When a child comes along, focus on each other tends to turn to focus on the child. Although this as first renews sharing and adds vitality, it later increases the routine, decreases available time and energy, and increases stress. For this reason, couples are encouraged not to have children until their relationship is stable and strong.
Becoming roommates rather than husband and wife is usually a gradual process of gradually increasing emotional distance. Once this distance reaches a level that is uncomfortable for both the husband and the wife, there is a crisis. Depending on the way the crisis is managed, the couple continue to be roommates, have increasing conflict until breaking up, or redefine their marriage to allow for a positive change.
1. CHANGING VISIONS–Either the husband, wife, or both need to clearly discover what kind of relationship they want to have. So many couples become embroiled in trying to fix the problems, that they never really stop to consider what they want. A counselors will often use this problem focused approach that at best can get people back to where they were before. A relationship coach, on the other hand, will use the technique of creating a vision. Visions, desires, and goals, pull us toward them in a positive and exciting way. This makes for the possibility of an entirely new type of relationship to replace the old.
2. CHANGING BELIEFS–One of the most debilitating beliefs is that one’s partner must change before the relationship can improve. The fact is that one person must make the first move and that person can be either partner. It is not necessary to have a simultaneous start up. For example, a person who is unhappy in their marriage may find that by changing their job or starting a new hobby, they become happier with more of a zest for life. This, in turn, can make them more attractive to their partner. Misery loves company and when one person refuses to be miserable and makes positive life changes, the other partner is often pulled in that direction without any kind of coercion.
3. CHANGING STRATEGIES–People do what they know how to do. This means that they try to use the same strategies as in the past, but this time hoping to achieve different results. Even when couples put 100% of their effort into reviving their marriage by returning to what worked in the past, they will more than likely end up in the very same place. Trying harder to achieve different results using the same methods does not work. The number one strategy for creating a better relationship is getting help and support from someone who knows how to do that. It the person you see in the mirror has not had success in the area you want to improve, do you really want to put all your trust in his/her methods? If someone wants to quit smoking, which do you think would be better–hoping that you will develop the urge to quit smoking, trying to quit alone, buying a stop smoking self-help book, or committing to meeting regularly with an expert in smoking cessation? What would be the best strategy for achieving a healthy relationship?

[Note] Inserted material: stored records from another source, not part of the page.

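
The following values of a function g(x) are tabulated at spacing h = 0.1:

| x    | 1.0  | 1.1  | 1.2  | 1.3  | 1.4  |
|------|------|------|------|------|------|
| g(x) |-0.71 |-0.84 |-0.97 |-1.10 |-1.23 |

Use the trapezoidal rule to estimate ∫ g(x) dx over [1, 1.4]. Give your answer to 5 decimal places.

h = 0.1, n = 4.
(h/2)·[y₀ + 2y₁ + 2y₂ + 2y₃ + y₄] = 0.05·(-7.76) = -0.38800.

-0.38800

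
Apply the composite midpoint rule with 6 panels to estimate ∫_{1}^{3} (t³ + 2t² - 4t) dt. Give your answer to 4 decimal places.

h = (3 − 1)/6 = 0.333333.
Midpoints m₁,…,m₆ = 1.166667, 1.5, 1.833333, 2.166667, 2.5, 2.833333.
f(m₁)=-0.356481, f(m₂)=1.875, f(m₃)=5.550926, f(m₄)=10.893519, f(m₅)=18.125, f(m₆)=27.467593.
h·[f(m₁) + f(m₂) + f(m₃) + f(m₄) + f(m₅) + f(m₆)] = 0.333333·(63.555556) = 21.1852.

21.1852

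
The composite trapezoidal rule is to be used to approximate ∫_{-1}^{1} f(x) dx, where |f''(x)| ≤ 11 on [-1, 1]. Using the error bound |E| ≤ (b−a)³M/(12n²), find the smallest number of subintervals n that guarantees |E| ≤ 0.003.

Need 88/(12n²) ≤ 0.003.
n² ≥ 88/(12·0.003) = 2444.44 ⇒ n ≥ 49.4413, so the smallest n is 50.

50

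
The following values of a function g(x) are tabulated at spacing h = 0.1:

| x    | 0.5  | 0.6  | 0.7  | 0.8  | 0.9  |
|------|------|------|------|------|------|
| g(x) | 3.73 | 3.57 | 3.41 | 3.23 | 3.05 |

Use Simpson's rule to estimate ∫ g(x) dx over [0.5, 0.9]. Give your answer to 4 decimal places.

1.3600

h = 0.1, n = 4.
(h/3)·[y₀ + 4y₁ + 2y₂ + 4y₃ + y₄] = 0.033333·(40.80) = 1.3600.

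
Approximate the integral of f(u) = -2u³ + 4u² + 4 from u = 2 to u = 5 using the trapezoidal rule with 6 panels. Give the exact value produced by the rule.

h = (5 − 2)/6 = 0.5.
Nodes u₀,…,u₆ = 2, 2.5, 3, 3.5, 4, 4.5, 5.
f(u) = -2u³ + 4u² + 4: f₀=4, f₁=-2.25, f₂=-14, f₃=-32.75, f₄=-60, f₅=-97.25, f₆=-146.
(h/2)·[f₀ + 2f₁ + 2f₂ + 2f₃ + 2f₄ + 2f₅ + f₆] = 0.25·(-554.5) = -138.625.

-138.625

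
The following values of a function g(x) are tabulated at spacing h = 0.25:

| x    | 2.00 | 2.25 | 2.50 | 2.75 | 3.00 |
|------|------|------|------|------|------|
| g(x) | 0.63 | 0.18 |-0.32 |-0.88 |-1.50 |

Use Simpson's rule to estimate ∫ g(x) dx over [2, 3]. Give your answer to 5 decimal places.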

An exercise that you can do now to begin changing your vision is to get a piece of paper and a pen. Write at the top of the paper, “My Dream Relationship.” Pretend you are not married. Imagine your fairy godmother grants you the wish of the man or woman of your dreams. Write down what that person is like physically and emotionally. What will you do with that person? Where will you go? Where will you live? What will your daily life with that person be like? The interesting thing about this exercise is that when husbands and wives who are emotionally distant do this exercise separately, they actually come up with many of the same ideas for their dream partner. When couples are distant, it is not usually because they want different things, but because they don’t know how to get what they want. Working on these areas of common desire with new and effective methods will bring new spark into the relationship and create the potential for more lasting, positive change.